Music Home / Entertainment Channel / Bullz-Eye Home

Buy your copy from Amazon.com Chuck Berry:
Rockit
starstarstarno starno star Label: American Beat Records
Released: 2007
Buy from Amazon.com

Originally released in 1979, Rockit was Berry’s 17th – and, as it turned out, final – studio album of new material. A certified rock legend who influenced all of rock’s pioneers – Elvis, the Beatles, the Rolling Stones, the Grateful Dead, etc. – Berry quite simply helped create rock and roll. There’s a reason why Berry was the one referenced in the pivotal scene of Back to the Future where Michael J. Fox’ Marty McFly character inadvertently helps launch rock and roll in the 1950s by playing Berry’s “Johnny B. Goode” at his parents’ school dance.

Rockit doesn’t rate as high as some of his more classic material, but the essence of what made Berry great is still there. Berry’s snappy riffs and bluesy vocal strutting are all over and superb piano playing from longtime Berry sideman Johnny Johnson, a Rock and Roll Hall of Famer in his own right, boosts the sound throughout.

Songs like “Oh What a Thrill,” “If I Were,” “House Lights” and “Wuden’t Me” feature Berry’s trademark formula of rocking riffs, boogie-woogie piano and salacious lyrical double entendres. The influence of this formula on the rock and roll explosion of the 1960s is quite simply incalculable when you consider the praise that people like John Lennon, Keith Richards and Jerry Garcia have heaped upon Berry. He never tried to change with the times, always sticking to what he did best. The results here may sound reminiscent of previous material, but there’s still no one else that can deliver the same level of authenticity as Chuck Berry.

Berry brings it down a notch with the simmering blues of “I Need You Baby,” and the song features some more fine work from Johnson. Most of the album is up-tempo, feel-good material, though “Havana Moon” has a shuffling kind of rock syncopation that strays from Berry’s standard formula and would surely sound good with a mojito in hand.
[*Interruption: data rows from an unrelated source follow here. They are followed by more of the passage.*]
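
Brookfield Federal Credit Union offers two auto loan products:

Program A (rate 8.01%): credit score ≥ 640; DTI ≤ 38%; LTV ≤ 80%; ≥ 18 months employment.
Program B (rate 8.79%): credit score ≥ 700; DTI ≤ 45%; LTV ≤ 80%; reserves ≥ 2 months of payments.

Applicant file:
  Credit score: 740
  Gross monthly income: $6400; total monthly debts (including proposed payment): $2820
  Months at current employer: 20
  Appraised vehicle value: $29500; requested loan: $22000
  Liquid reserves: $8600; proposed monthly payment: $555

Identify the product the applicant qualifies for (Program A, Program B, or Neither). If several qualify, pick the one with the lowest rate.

Program B

DTI = 2,820/6,400 = 44.1%.
LTV = 22,000/29,500 = 74.6%.
Reserves = 8,600/555 = 15.5 months.
Program A: score 740 ≥ 640; DTI 44.1% > 38%; LTV 74.6% ≤ 80%; employment 20 ≥ 18 mo → does not qualify.
Program B: score 740 ≥ 700; DTI 44.1% ≤ 45%; LTV 74.6% ≤ 80%; reserves 15.5 ≥ 2 mo → qualifies.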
“California” is a rocker that heaps praise all over the Golden State, continuing a famous motif from Berry’s 1965 hit “Promised Land,” and lyrically prescient of hip-hop star Tupac Shakur’s classic “California Love.” It’s only too bad that Berry didn’t jam that song out further during the recording instead of ending the album with the throwaway track “Pass Away,” which sees Berry offering strange spoken word musings over what sounds like a drum machine and barely audible guitar and piano. Berry is no Jim Morrison on this front, and perhaps this is why he rarely strayed from his tried and true formula. Ultimately though, the album is a testament to the simple rock and roll formula that Berry helped pioneer.